Segundo puesto: la carnicería de “Don Goyo”. Dificultad: media. ¿Cuánto es de un kilo de carne para bistec, medio para alambre y otro kilo para picadillo? Decía mi mamá. A ver marchantita (se dirigía a mí) súmele: 56 de bistec, 38 de alambre y 33 de carne pal picadillo. ¿Cuánto le sale? Chin, esta suma estaba pesada, mmm…  y mi mirada amenazaba con traicionarme 127 señor. Uff! La libré. Resultado: Segunda batalla ganada.

Tercer puesto: el de frutas y verduras. Dificultad: alta, muy alta. ¿Cuánto le debo de la manzana, guayaba, melón, papaya, kiwi, piña, aguacate, lechuga, pepinos, espinacas y de la zanahoria? Otra vez decía mi mamá. A ver marchantita, súmele usted que está joven y fresca: 33 de la manzana, 19  de la guayaba, 25 del melón, 19 de la papaya, 18 del kiwi, 38 del aguacate, ah! De la piña son 22, 10 de la lechuga, 7 de la espinaca y le cobro solo 12 de la zanahoria? ¿Cuánto le sale mi china? ¡Me lleva la que me trajo! una vez más, mmm… son ¿cómo dijo de la zanahoria? De a 12 güerita, bien pues son…  ciento ciento… ¡no! Espere… y todo el mercado me observaba, mi mirada se empezó a perder y mi mamá se empezaba a desesperar  ¡son 203! ¿Ah verdad chinita?  Ya se le estaban yendo las cabras. Resultado: Tercer batalla ganada.
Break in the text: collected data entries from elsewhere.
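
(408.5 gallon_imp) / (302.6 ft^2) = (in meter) 0.06606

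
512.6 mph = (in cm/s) 2.292e+04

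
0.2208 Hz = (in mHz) 220.8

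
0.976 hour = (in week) 0.00581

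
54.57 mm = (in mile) 3.391e-05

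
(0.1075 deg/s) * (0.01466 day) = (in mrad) 2376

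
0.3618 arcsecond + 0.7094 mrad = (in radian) 0.0007112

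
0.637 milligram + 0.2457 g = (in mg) 246.3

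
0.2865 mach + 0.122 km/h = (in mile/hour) 218.3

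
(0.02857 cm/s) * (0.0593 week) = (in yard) 11.21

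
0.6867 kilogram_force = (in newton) 6.734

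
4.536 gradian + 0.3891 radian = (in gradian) 29.31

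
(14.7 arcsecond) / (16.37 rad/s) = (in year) 1.381e-13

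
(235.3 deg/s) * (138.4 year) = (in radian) 1.792e+10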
Cuarto puesto: el de don Pedro. Dificultad: bajísima. Don Pedro, oiga deme 4 kilos de frijol, del negro, el flor de mayo, el de vaquita y el otro écheme el que usted quiera.  ¿Cuánto le debo? –Última intervención de mi madre- Pues mire marchantita, son 16 del negro,  16 del bayo, y de los otros deme 15, ándele para sacar esto rápido. ¿Cuánto es marchantita? Por favor, que cosa tan más fácil, decía. Son 60 Don Pedro. Y nunca bajé mi mirada.

Vaya tontería la mía, el más fácil. Y todo el mercado me volteó a ver, pensé que se debía a mi triunfo en esta guerra pero no, no eran 60 eran 62. Acto seguido: risas inagotables, señalamientos vergonzosos. ¿Qué me quedaba? CORRER.
Resultado: GUERRA PERDIDA. Y yo, totalmente avergonzada, ¿Cuál escuela? ¿Qué matemáticas? En la escuela no le enseñan casos prácticos como estos y deberían, porque sus ecuaciones nunca las ocupo.

Este relato, querido lector, fue de la última guerra que tuve porque una semana después nos cambiamos de casa y no precisamente por mis guerras perdidas.

A decir verdad, las guerras que le precedieron fueron bastante desgastantes y sí, sólo gané una. O no sé, creo que esa vez llevé la calculadora.